E. V. : L'objectif principal recherché à travers cette modernisation est clairement l'efficacité opérationnelle. Cette démarche permet de gagner un temps précieux et d'améliorer significativement la qualité des données. Cette amélioration qualitative découle directement de l'intégration de toutes les fonctionnalités au sein d'une plateforme unifiée, où les processus de vérification sont considérablement renforcés, réduisant ainsi de manière substantielle les risques d'erreur.
Le gain de temps réalisé dans la collecte et la mise à disposition des informations financières permet aux équipes de se consacrer davantage à des activités à plus forte valeur ajoutée. Cette évolution marque le passage à la seconde phase de la transformation financière, celle dédiée à l'analyse approfondie des données, à l'élaboration de prévisions financières plus précises, et à la production de reportings plus pertinents.
Comment, selon vous, l'IA est en train de transformer la fonction de DAF ?
E. V. : L'IA s'intégrera inexorablement dans le monde professionnel, et particulièrement dans le domaine financier. Les gains potentiels sont considérables : amélioration de la fiabilité des données, disponibilité accrue des informations, précision renforcée des prévisions, et in fine, meilleure performance globale.
Cependant, une distinction fondamentale doit être établie : chaque métier nécessite une intelligence artificielle spécialisée. Les solutions génériques intégrées à certains systèmes ERP pourraient laisser croire à une polyvalence qui n'existe pas.
La finance nécessite des outils d'intelligence artificielle spécifiquement conçus pour ses besoins. C'est précisément l'approche adoptée par OneStream, qui a développé une IA spécialisée dans les métiers financiers, s'appuyant sur plus d'une décennie d'expérience dans ce domaine. Cette spécialisation est cruciale, car l'efficacité d'une IA dépend largement de la qualité et de la quantité des données historiques sur lesquelles elle s'appuie. Avec cinq à dix ans de données financières disponibles, les clients disposent désormais d'une base suffisante pour alimenter des algorithmes d'IA véritablement performants.
Comment travaillera le DAF en 2035 selon vous ?
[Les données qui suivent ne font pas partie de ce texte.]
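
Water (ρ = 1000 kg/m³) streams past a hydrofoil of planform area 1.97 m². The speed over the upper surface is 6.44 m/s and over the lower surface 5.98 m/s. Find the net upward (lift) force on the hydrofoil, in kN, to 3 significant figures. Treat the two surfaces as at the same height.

5.63 kN

From P + ½ρv² = const at equal height, P_low − P_up = ½ρ(v_up² − v_low²).
ΔP = ½·1000·(6.44² − 5.98²) = 2860 Pa.
Lift = ΔP · A = 2860 × 1.97 = 5630 N.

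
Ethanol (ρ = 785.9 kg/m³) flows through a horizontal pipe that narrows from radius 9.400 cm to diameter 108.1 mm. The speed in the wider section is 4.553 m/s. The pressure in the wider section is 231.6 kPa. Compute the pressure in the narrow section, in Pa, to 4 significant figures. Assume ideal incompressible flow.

The volume flow rate is constant, so v₂ = (A₁/A₂)v₁ = (277.6/91.78)·4.553 = 13.77 m/s.
The pipe is horizontal, so Bernoulli reduces to P₁ + ½ρv₁² = P₂ + ½ρv₂².
P₂ = P₁ − ½ρ(v₂² − v₁²) = 231600 − ½·785.9·(13.77² − 4.553²) = 231600 − 66370 = 165200 Pa.

165200 Pa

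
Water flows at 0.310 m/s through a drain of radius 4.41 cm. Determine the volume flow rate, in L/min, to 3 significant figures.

Q ≈ 114 L/min

Q = A·v = 0.00611 m² × 0.310 m/s = 0.00189 m³/s.
Converting: 0.00189 m³/s × 60000 = 114 L/min.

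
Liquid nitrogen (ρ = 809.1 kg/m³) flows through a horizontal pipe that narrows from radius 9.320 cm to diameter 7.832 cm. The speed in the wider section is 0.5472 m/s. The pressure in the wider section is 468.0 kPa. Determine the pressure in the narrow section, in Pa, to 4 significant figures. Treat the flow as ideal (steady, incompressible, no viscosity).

Mass conservation (A₁v₁ = A₂v₂) gives v₂ = 0.5472 × 272.9/48.18 = 3.100 m/s.
Bernoulli (h₁ = h₂): P₁ − P₂ = ½ρ(v₂² − v₁²).
P₂ = P₁ − ½ρ(v₂² − v₁²) = 468000 − ½·809.1·(3.100² − 0.5472²) = 468000 − 3765 = 464200 Pa.

464200 Pa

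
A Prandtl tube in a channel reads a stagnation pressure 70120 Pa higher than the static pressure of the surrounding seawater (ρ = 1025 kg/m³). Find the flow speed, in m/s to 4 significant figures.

v ≈ 11.70 m/s

The dynamic pressure equals the rise in static pressure at the stagnation point: ΔP = ½ρv².
v = √(2ΔP/ρ) = √(2·70120/1025) = 11.70 m/s.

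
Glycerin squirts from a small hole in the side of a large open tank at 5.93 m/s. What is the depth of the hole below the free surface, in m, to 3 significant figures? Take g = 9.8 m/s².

Torricelli: v = √(2gh), so h = v²/(2g).
h = 5.93²/(2·9.8) = 35.2/19.60 = 1.79 m.

h ≈ 1.79 m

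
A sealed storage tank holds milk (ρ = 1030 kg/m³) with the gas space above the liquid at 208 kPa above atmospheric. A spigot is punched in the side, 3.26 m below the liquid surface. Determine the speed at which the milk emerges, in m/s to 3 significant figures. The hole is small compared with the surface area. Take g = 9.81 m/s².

Take point 1 at the surface (v₁ ≈ 0) and point 2 at the hole (at atmospheric pressure). Bernoulli: P₁ + ρg h = P_atm + ½ρv₂².
With P₁ − P_atm = 208000 Pa, v₂ = √(2gh + 2ΔP/ρ) = √(2·9.81·3.26 + 2·208000/1030) = 21.6 m/s.

21.6 m/s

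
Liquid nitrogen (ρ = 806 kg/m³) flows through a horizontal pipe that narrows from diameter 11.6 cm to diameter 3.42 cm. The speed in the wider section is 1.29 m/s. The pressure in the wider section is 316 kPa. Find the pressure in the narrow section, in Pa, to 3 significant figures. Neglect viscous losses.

The volume flow rate is constant, so v₂ = (A₁/A₂)v₁ = (106/9.19)·1.29 = 14.8 m/s.
Bernoulli (h₁ = h₂): P₁ − P₂ = ½ρ(v₂² − v₁²).
P₂ = P₁ − ½ρ(v₂² − v₁²) = 316000 − ½·806·(14.8² − 1.29²) = 316000 − 88100 = 228000 Pa.

P₂ = 228000 Pa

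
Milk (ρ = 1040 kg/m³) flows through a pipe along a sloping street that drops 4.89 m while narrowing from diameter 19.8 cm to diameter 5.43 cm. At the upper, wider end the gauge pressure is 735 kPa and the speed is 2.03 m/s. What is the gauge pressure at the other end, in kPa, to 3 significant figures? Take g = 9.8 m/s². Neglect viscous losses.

Continuity gives A₁v₁ = A₂v₂, so v₂ = (308 cm²)/(23.2 cm²) × 2.03 m/s = 27.0 m/s.
Bernoulli: P₁ + ½ρv₁² + ρg h₁ = P₂ + ½ρv₂² + ρg h₂, so P₂ = P₁ + ½ρ(v₁² − v₂²) − ρg(h₂ − h₁).
P₂ = 735000 + ½·1040·(2.03² − 27.0²) − 1040·9.8·(−4.89) = 735000 + (-377000) − (-49800) = 408000 Pa.

P₂ ≈ 408 kPa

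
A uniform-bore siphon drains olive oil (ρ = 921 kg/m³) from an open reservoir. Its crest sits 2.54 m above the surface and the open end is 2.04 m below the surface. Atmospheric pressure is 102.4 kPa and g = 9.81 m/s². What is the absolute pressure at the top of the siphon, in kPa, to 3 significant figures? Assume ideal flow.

The outlet speed comes from Torricelli: v = √(2g·2.04) = 6.33 m/s.
The bore is uniform, so the speed at the crest is the same v. Bernoulli surface→crest: P_atm = P_top + ½ρv² + ρg·h_top.
P_top = 102400 − ½·921·6.33² − 921·9.81·2.54 = 61000 Pa.

P_top ≈ 61.0 kPa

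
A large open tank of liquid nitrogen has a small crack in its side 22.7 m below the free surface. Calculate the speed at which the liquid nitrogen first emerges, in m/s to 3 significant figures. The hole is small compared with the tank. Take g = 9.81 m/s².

v ≈ 21.1 m/s

The surface is effectively still and both ends are open, so ½v² = gh and v = √(2·9.81·22.7) = 21.1 m/s.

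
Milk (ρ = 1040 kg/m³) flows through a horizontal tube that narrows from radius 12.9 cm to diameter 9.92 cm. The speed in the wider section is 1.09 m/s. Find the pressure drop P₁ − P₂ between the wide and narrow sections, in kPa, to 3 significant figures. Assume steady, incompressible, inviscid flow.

By continuity, v₂ = v₁·A₁/A₂ = 1.09·(523/77.3) = 7.37 m/s.
The pipe is horizontal, so Bernoulli reduces to P₁ + ½ρv₁² = P₂ + ½ρv₂².
P₁ − P₂ = ½·1040·(7.37² − 1.09²) = ½·1040·53.2 = 27600 Pa.

ΔP ≈ 27.6 kPa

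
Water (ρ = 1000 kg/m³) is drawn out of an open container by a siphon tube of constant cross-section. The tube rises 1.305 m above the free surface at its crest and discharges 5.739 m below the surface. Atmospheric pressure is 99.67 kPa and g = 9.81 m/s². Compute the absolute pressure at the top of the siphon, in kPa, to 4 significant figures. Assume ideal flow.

P_top = 30.57 kPa

From the surface to the outlet (both open to atmosphere, surface at rest): v = √(2g·h_out) = √(2·9.81·5.739) = 10.61 m/s.
With constant cross-section the crest speed equals v; applying Bernoulli from the surface up to the crest, P_top = P_atm − ½ρv² − ρg·h_top.
P_top = 99670 − ½·1000·10.61² − 1000·9.81·1.305 = 30570 Pa.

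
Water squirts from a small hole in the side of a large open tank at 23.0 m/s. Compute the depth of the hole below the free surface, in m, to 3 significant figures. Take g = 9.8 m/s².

h ≈ 27.0 m

Inverting v = √(2gh) gives h = v² / 2g.
h = 23.0²/(2·9.8) = 529/19.60 = 27.0 m.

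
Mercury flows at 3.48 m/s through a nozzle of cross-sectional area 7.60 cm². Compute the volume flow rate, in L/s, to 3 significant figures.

Q = A·v = 0.000760 m² × 3.48 m/s = 0.00264 m³/s.
Converting: 0.00264 m³/s × 1000 = 2.64 L/s.

Q = 2.64 L/s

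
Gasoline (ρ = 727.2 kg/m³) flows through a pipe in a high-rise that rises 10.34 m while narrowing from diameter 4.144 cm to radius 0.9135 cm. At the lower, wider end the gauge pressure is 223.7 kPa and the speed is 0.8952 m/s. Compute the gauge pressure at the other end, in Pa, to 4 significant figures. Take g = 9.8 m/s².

The volume flow rate is constant, so v₂ = (A₁/A₂)v₁ = (13.49/2.622)·0.8952 = 4.606 m/s.
Applying Bernoulli between the two ends and solving for P₂: P₂ = P₁ + ½ρ(v₁² − v₂²) − ρgΔh.
P₂ = 223700 + ½·727.2·(0.8952² − 4.606²) − 727.2·9.8·(+10.34) = 223700 + (-7421) − (73690) = 142600 Pa.

P₂ ≈ 142600 Pa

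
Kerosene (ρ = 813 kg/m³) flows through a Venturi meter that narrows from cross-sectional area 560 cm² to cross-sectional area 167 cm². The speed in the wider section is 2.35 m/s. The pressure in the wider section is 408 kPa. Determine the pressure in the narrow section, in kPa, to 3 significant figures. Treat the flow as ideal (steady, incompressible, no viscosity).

Continuity gives A₁v₁ = A₂v₂, so v₂ = (560 cm²)/(167 cm²) × 2.35 m/s = 7.88 m/s.
With no height change, Bernoulli's equation is P₁ + ½ρv₁² = P₂ + ½ρv₂².
P₂ = P₁ − ½ρ(v₂² − v₁²) = 408000 − ½·813·(7.88² − 2.35²) = 408000 − 23000 = 385000 Pa.

P₂ ≈ 385 kPa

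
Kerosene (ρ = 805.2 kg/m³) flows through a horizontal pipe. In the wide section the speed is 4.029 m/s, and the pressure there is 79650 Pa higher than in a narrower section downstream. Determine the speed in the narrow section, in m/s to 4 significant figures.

v₂ = 14.63 m/s

Horizontal Bernoulli: P₁ + ½ρv₁² = P₂ + ½ρv₂², so v₂² = v₁² + 2(P₁ − P₂)/ρ.
v₂ = √(4.029² + 2·79650/805.2) = √(16.23 + 197.8) = 14.63 m/s.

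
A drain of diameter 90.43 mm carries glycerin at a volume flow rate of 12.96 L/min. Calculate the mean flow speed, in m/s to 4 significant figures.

v = 0.03363 m/s

Q = 12.96 L/min = 0.0002160 m³/s.
v = Q/A = 0.0002160 / 0.006423 = 0.03363 m/s.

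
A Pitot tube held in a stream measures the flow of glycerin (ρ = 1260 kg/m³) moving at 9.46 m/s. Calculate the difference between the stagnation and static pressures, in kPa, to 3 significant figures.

ΔP ≈ 56.4 kPa

The dynamic pressure equals the rise in static pressure at the stagnation point: ΔP = ½ρv².
ΔP = ½·1260·9.46² = 56400 Pa.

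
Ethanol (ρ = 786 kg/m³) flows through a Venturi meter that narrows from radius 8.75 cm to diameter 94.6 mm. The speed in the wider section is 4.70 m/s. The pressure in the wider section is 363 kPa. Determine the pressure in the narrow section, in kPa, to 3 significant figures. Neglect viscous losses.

Continuity gives A₁v₁ = A₂v₂, so v₂ = (241 cm²)/(70.3 cm²) × 4.70 m/s = 16.1 m/s.
The pipe is horizontal, so Bernoulli reduces to P₁ + ½ρv₁² = P₂ + ½ρv₂².
P₂ = P₁ − ½ρ(v₂² − v₁²) = 363000 − ½·786·(16.1² − 4.70²) = 363000 − 93000 = 270000 Pa.

P₂ ≈ 270 kPa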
E. V. : Il apparaît évident que le directeur administratif et financier de 2035 occupera une position stratégique renforcée au sein des organisations, devenant véritablement le bras droit du directeur général. Cette évolution s'accompagnera de plusieurs transformations majeures dans son environnement de travail.
Le DAF de demain disposera d'équipes dont la taille ne sera pas nécessairement réduite par rapport à aujourd'hui, mais dont les capacités opérationnelles seront considérablement augmentées. Ces équipes auront en effet la capacité de répondre quasi-instantanément à l'ensemble des questions stratégiques qui se poseront. Cette réactivité accrue sera rendue possible par l'accès à des outils analytiques sophistiqués, conçus pour fournir des informations de haut niveau directement exploitables par le directeur financier. Cette évolution technologique devrait également avoir un impact positif sur l'équilibre vie professionnelle-vie personnelle. Contrairement aux craintes parfois exprimées, cette transformation ne devrait pas se traduire par une réduction des effectifs, mais plutôt par une optimisation du temps de travail. Les fonctions métiers pourront ainsi consacrer davantage de temps à leur vie personnelle, ce qui correspond à une aspiration contemporaine majeure, me semble-t-il.